Abstract

HIV infection is associated with a higher prevalence of low bone mineral density (BMD) and fractures than that found in the general population. There are limited data in HIV-positive adults, naïve to antiretroviral therapy (ART), with which to estimate the relative contribution of untreated HIV infection to bone loss. The primary objective of the Strategic Timing of AntiRetroviral Treatment (START) Bone Mineral Density Substudy is to compare the effect of immediate versus deferred initial ART on bone. We evaluated traditional, demographic, HIV-related and immunological factors for their associations with baseline hip and lumbar spine BMD, measured by dual-energy X-ray absorptiometry, using multiple regression.
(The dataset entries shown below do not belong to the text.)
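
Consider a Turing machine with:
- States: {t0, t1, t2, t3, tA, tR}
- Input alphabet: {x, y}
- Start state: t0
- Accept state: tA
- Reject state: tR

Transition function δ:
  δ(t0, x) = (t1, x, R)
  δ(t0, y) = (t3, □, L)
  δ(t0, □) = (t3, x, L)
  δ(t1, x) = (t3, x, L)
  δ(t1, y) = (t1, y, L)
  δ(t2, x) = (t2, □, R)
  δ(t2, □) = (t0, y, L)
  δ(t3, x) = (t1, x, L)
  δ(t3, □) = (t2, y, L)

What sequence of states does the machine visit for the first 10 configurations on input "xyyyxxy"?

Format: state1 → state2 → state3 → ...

Execution trace:
Initial: [t0]xyyyxxy
Step 1: δ(t0, x) = (t1, x, R) → x[t1]yyyxxy
Step 2: δ(t1, y) = (t1, y, L) → [t1]xyyyxxy
Step 3: δ(t1, x) = (t3, x, L) → [t3]□xyyyxxy
Step 4: δ(t3, □) = (t2, y, L) → [t2]□yxyyyxxy
Step 5: δ(t2, □) = (t0, y, L) → [t0]□yyxyyyxxy
Step 6: δ(t0, □) = (t3, x, L) → [t3]□xyyxyyyxxy
Step 7: δ(t3, □) = (t2, y, L) → [t2]□yxyyxyyyxxy
Step 8: δ(t2, □) = (t0, y, L) → [t0]□yyxyyxyyyxxy
Step 9: δ(t0, □) = (t3, x, L) → [t3]□xyyxyyxyyyxxy

State sequence: t0 → t1 → t1 → t3 → t2 → t0 → t3 → t2 → t0 → t3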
A total of 424 ART-naïve participants were enrolled at 33 sites on six continents; the mean age was 34 years [standard deviation (SD) 10.1 years], 79.0% were nonwhite, 26.0% were women, and 12.5% had a body mass index (BMI) < 20 kg/m(2) . Mean (SD) Z-scores were -0.41 (0.94) at the spine and -0.36 (0.88) for total hip; 1.9% had osteoporosis and 35.1% had low BMD (hip or spine T-score < -1.0). Factors independently associated with lower BMD at the hip and spine were female sex, Latino/Hispanic ethnicity, lower BMI and higher estimated glomerular filtration rate. Longer time since HIV diagnosis was associated with lower hip BMD. Current or nadir CD4 cell count and HIV viral load were not associated with BMD. In this geographically and racially diverse population of ART-naïve adults with normal CD4 cell counts, low BMD was common, but osteoporosis was rare. Lower BMD was significantly associated with traditional risk factors but not with CD4 cell count or viral load.